The Weariness of Taking Photographs

March 2nd, 2009 § 1

How did I go so long without reading First Things? It’s my favorite thing to read, period. Here’s a neat observation in the middle of an article on image and sacrament:

What is it that puts me off about photographers? Anyone who’s ever been in charge of taking pictures at a Thanksgiving dinner or a children’s birthday party knows how abstracting it is. If you have to take the pictures, you can’t be there in the usual sense: you have to be always looking for shots, turning people toward the camera, eyeing the turkey or birthday cake for posterity. But the more you believe in what you’re doing, the more you also believe your presence justifies everything.The photographers I’m talking about, the true believers, don’t seem absent from where they are, the way people do when their eyes pass over you as they talk on their cell phones. But as Nikon says on its website: “Choose a camera and you’ve taken the first step toward turning fleeting moments into precious memories.” What it says is accurate: the objective of most amateur photography is the conquest of time and distance. The photographs will eventually be the memories as the context drops away. Just go through your old photographs and see.

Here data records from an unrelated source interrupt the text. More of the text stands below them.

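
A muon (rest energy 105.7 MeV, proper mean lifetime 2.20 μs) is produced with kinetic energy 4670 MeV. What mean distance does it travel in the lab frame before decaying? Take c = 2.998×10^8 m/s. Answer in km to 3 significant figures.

γ = 1 + K/(m₀c²) = 1 + 4670/105.7 = 45.182
β = √(1 − 1/γ²) = 0.99976
Dilated lifetime: γτ₀ = 45.182 × 2.20 μs = 99.400 μs
d = βc·γτ₀ = 0.99976 × (2.998×10^8 m/s) × 9.9400×10^-5 s = 29.8 km

d ≈ 29.8 km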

The great faculty of memory that St. Augustine celebrates in the Confessions has enhanced itself with literal accuracy and indentured itself to technology at the same time. Plato (and not just Plato) worried that even writing things down would supplant the living presence of the truth, but the photograph uncannily holds the present, only the present, this moment forever, while the world goes on.

A veiled Muslim woman once chased my wife through Istanbul trying to get back her stolen image. I understand the impulse. I find myself uncomfortably in the camp of Susan Sontag: “the camera is the ideal arm of consciousness in its acquisitive mood.”